Net als in de vorige aflevering van het NGC-object van de maand bekijken we nu een object in het meest oostelijk deel van het sterrenbeeld Virgo (Maagd).
Tussen de heldere ster Arcturus (α Boo) van het sterrenbeeld Bootes (Ossenhoeder) en de meest opvallende sterren van het sterrenbeeld Libra (Weegschaal), ligt een ‘uithoek’
van het sterrenbeeld Maagd, een ‘Virgoschiereiland’. Daarin bevindt zich het sterrenstelsel NGC 5746.
Door Kurt Christiaens en Mat Drummen
Dit melkwegstelsel kunnen we gemakkelijk vinden door de zoektocht te starten bij Arcturus (αBoo).
Ongeveer 5 graden ten zuidoosten van Arcturus staat de ster ζ Boo (magnitude +3,8), die meestal met het blote oog te zien is en anders wel met de verrekijker of telescoopzoeker.

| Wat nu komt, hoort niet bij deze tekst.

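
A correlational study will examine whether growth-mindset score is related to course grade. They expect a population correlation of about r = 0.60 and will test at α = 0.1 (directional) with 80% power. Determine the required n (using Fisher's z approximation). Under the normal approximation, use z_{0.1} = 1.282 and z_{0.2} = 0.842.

Fisher's z: C = ½·ln((1+r)/(1−r)) = ½·ln(4.0000) = 0.6931.
n = ((z_{α} + z_β)/C)² + 3.
(1.282 + 0.842) / 0.6931 = 2.124 / 0.6931 = 3.064.
n = 3.064² + 3 = 9.39 + 3 = 12.4.
Round up.

n = 13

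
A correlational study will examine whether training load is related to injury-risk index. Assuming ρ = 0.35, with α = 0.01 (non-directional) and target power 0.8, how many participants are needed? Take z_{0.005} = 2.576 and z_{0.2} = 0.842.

n = 91

Fisher's z: C = ½·ln((1+r)/(1−r)) = ½·ln(2.0769) = 0.3654.
n = ((z_{α/2} + z_β)/C)² + 3.
(2.576 + 0.842) / 0.3654 = 3.418 / 0.3654 = 9.354.
n = 9.354² + 3 = 87.50 + 3 = 90.5.
Round up.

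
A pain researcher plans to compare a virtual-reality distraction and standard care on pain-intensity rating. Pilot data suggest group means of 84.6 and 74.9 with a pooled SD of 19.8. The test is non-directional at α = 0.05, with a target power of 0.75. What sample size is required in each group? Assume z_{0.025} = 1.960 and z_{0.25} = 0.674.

n = 58 per group

Cohen's d = |M₁ − M₂| / SD_pooled = |84.6 − 74.9| / 19.8 = 9.7 / 19.8 = 0.490.
For two independent groups with equal n: n = 2·((z_{α/2} + z_β) / d)².
z_{α/2} + z_β = 1.960 + 0.674 = 2.634.
n = 2 × (2.634 / 0.490)² = 2 × 5.376² = 2 × 28.90 = 57.8.
Round up to the next whole participant.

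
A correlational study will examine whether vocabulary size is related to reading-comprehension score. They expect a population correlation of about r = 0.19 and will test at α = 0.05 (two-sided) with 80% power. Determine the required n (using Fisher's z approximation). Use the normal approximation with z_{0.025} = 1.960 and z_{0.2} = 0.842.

n = 216

Fisher's z: C = ½·ln((1+r)/(1−r)) = ½·ln(1.4691) = 0.1923.
n = ((z_{α/2} + z_β)/C)² + 3.
(1.960 + 0.842) / 0.1923 = 2.802 / 0.1923 = 14.571.
n = 14.571² + 3 = 212.31 + 3 = 215.3.
Round up.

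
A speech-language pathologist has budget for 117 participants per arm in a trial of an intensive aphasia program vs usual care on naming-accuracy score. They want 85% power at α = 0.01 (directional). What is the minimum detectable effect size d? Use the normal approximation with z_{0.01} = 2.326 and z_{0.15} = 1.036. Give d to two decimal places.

For two independent groups of n = 117 each: d_min = (z_{α} + z_β)·√(2/n).
z-sum = 2.326 + 1.036 = 3.362.
d_min = 3.362 × √(2/117) = 3.362 × 0.1307 = 0.440.

d_min ≈ 0.44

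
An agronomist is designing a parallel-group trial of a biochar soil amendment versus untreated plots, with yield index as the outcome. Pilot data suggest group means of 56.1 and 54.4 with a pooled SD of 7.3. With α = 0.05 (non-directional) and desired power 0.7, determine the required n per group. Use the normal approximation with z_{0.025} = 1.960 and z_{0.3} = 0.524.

Cohen's d = |M₁ − M₂| / SD_pooled = |56.1 − 54.4| / 7.3 = 1.7 / 7.3 = 0.233.
For two independent groups with equal n: n = 2·((z_{α/2} + z_β) / d)².
z_{α/2} + z_β = 1.960 + 0.524 = 2.484.
n = 2 × (2.484 / 0.233)² = 2 × 10.661² = 2 × 113.66 = 227.3.
Round up to the next whole participant.

n = 228 per group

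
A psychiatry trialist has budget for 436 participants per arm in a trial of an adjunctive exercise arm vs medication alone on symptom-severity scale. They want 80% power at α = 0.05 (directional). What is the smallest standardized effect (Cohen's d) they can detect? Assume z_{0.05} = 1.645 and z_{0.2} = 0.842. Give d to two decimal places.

d_min ≈ 0.17

For two independent groups of n = 436 each: d_min = (z_{α} + z_β)·√(2/n).
z-sum = 1.645 + 0.842 = 2.487.
d_min = 2.487 × √(2/436) = 2.487 × 0.0677 = 0.168.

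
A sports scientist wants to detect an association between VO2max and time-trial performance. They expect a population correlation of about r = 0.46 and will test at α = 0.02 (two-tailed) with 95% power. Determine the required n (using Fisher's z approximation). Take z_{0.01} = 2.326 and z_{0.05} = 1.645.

Fisher's z: C = ½·ln((1+r)/(1−r)) = ½·ln(2.7037) = 0.4973.
n = ((z_{α/2} + z_β)/C)² + 3.
(2.326 + 1.645) / 0.4973 = 3.971 / 0.4973 = 7.985.
n = 7.985² + 3 = 63.76 + 3 = 66.8.
Round up.

n = 67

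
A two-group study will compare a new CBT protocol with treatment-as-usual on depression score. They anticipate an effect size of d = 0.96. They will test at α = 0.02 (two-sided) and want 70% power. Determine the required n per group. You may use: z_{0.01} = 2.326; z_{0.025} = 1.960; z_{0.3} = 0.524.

For two independent groups with equal n: n = 2·((z_{α/2} + z_β) / d)².
z_{α/2} + z_β = 2.326 + 0.524 = 2.850.
n = 2 × (2.850 / 0.96)² = 2 × 2.969² = 2 × 8.81 = 17.6.
Round up to the next whole participant.

n = 18 per group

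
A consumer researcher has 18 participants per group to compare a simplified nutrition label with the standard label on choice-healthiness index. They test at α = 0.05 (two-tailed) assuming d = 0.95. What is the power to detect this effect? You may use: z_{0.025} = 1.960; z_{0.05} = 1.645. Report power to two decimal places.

For two equal groups, power = Φ(d·√(n/2) − z_{α/2}).
d·√(n/2) = 0.95 × √(18/2) = 0.95 × 3.000 = 2.850.
z_β = 2.850 − 1.960 = 0.890.
Power = Φ(0.890) = 0.813.

power ≈ 0.81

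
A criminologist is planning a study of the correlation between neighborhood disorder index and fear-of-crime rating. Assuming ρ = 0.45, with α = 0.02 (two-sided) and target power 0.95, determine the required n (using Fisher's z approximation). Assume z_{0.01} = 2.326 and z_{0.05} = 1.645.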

Een tiental graden pal ten zuiden daarvan komen we bij 109 Vir (+3,7).
Als we deze ster in een ruim beeldveld plaatsen, kunnen we NGC 5746 niet missen: hij staat op 20 boogminuten ten westen van de ster.
Een groot beeldveld toont ster en nevel tegelijk, maar voor optimale detailobservatie is het beter de ster buiten beeld te plaatsen
Visueel waarnemen
NGC 5746 is met een visuele magnitude van +10,3 à +10,5 in een grote telescoop al goed te zien, mits de hemel redelijk donker is.
Hij is makkelijker te observeren dan bijvoorbeeld M108, een zwakker melkwegstelsel in de Grote Beer.
Vandaar dat het niet verwonderlijk is dat dit object is opgenomen in allerlei waarneemlijsten voor amateurs, zoals in Deep-Sky Companions: Hidden Treasures van
Stephen O’Meara.
Onder een donkere hemel tonen telescopen met een opening van 12 tot 15 cm een langgerekte nevel (een ‘sigaar’) met daarin een heldere kern.
Circa 5’ten noordwesten ervan staat een opvallende ster van magnitude +8,5 en ten noordoosten ervan een ster van magnitude +9,1 en nog enkele zwakkere sterren.
Die combinatie met de voorgrondsterren maakt het beeld extra aantrekkelijk.
De langgerekte structuur is typisch voor een melkwegstelsel dat we van opzij zien.
Het beeld van NGC 5746 komt dan ook globaal overeen met bekende stelsels zoals Messier 104, de Sombreronevel, en NGC 4565, de Spoelnevel.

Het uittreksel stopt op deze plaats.